After launching as a project of CRFB in July 2012, in October Fix the Debt newly incorporated in Delaware. The new incorporation could, in essence, erase the Peterson seed money, allowing them to further distance themselves from the controversial billionaire.
More on Funding
Romano also disputed our report that the organization was targeting a $60 million budget. “Where did you get that number -- from theHuffington Post?” he sniffed.
No, we got it from your documents. Still disputed. Distributed nationwide. What do you have "eyes in the sky?" says Romano. On your letterhead. Still disputed. Look, I said, the figure is from the Fix the Debt CEO Talking Points.
The upshot? Romano says they have only raised $40 million to date. Duly noted.
I Heart Bob Borosage; I Heart Social Security
Romano also disputed our statement that the group was targeting Social Security for cuts. “We don't have a plan on Social Security,” he said over and over. “I worked for Bob Borosage . . . it's not likely that I would work for an organization to dismantle those programs,” Romano says.
Simpson and Bowles are your founders and you don't have a plan on Social Security? Really? For the record?
No, “we just want a deal,” says Romano.
There is no plan but there is a scorecard on the non-plan?
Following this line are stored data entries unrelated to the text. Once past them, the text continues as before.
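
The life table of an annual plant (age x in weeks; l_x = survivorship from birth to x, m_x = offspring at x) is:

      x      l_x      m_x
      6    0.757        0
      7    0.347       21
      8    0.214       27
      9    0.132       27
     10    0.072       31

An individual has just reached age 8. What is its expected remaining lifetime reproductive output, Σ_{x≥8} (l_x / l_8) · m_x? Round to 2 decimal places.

l_8 = 0.214. Conditional survival from age 8 to x is l_x / l_8.
  x=8: (0.214/0.214) × 27 = 27.0000
  x=9: (0.132/0.214) × 27 = 16.6542
  x=10: (0.072/0.214) × 31 = 10.4299
Sum = 27.0000 + 16.6542 + 10.4299 = 54.0841

54.08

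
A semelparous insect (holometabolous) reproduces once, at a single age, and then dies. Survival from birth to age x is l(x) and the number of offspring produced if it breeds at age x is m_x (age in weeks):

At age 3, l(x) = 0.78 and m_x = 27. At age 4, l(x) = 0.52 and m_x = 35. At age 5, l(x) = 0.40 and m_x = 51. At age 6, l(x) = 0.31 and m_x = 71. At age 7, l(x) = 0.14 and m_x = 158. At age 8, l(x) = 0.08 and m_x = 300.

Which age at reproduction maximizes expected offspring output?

Expected offspring if breeding at age x = l(x) × m_x:
  age 3: 0.78 × 27 = 21.060
  age 4: 0.52 × 35 = 18.200
  age 5: 0.40 × 51 = 20.400
  age 6: 0.31 × 71 = 22.010
  age 7: 0.14 × 158 = 22.120
  age 8: 0.08 × 300 = 24.000
Maximum at age 8 (24.000).

8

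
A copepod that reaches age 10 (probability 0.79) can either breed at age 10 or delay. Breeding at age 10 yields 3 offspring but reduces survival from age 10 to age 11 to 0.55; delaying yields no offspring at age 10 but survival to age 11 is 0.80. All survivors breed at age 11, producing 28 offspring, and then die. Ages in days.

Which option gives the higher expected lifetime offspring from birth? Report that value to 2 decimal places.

breed at age 10: R₀ = 0.79 × (3 + 0.55 × 28) = 0.79 × 18.4000 = 14.5360
delay to age 11: R₀ = 0.79 × (0.80 × 28) = 0.79 × 22.4000 = 17.6960
Higher: delay to age 11 (17.6960).

17.70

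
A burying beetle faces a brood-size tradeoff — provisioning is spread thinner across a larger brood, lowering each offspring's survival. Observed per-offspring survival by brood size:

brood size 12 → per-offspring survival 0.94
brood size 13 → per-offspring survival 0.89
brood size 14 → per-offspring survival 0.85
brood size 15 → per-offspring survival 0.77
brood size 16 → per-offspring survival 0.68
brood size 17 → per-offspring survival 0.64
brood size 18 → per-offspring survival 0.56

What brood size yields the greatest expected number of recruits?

Expected recruits = c × s(c):
  c=12: 12 × 0.94 = 11.280
  c=13: 13 × 0.89 = 11.570
  c=14: 14 × 0.85 = 11.900
  c=15: 15 × 0.77 = 11.550
  c=16: 16 × 0.68 = 10.880
  c=17: 17 × 0.64 = 10.880
  c=18: 18 × 0.56 = 10.080
Maximum at c = 14 (11.900 recruits).

14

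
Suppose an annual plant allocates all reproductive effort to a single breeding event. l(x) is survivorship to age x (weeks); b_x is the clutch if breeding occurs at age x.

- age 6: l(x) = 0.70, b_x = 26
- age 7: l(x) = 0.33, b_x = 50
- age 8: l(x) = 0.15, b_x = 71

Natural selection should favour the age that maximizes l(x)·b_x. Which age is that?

6

Expected offspring if breeding at age x = l(x) × b_x:
  age 6: 0.70 × 26 = 18.200
  age 7: 0.33 × 50 = 16.500
  age 8: 0.15 × 71 = 10.650
Maximum at age 6 (18.200).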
The same day Romano called us, February 22, his press team issued a cookie-cutter " scorecard" in multiple states demanding that “policymakers must enact a budget deal that fully offsets the sequester permanently with more targeted measures primarily focused on health and retirement programs,” (emphasis ours) which plainly includes Social Security even though Fix the Debt prefers the euphemism "entitlement reform."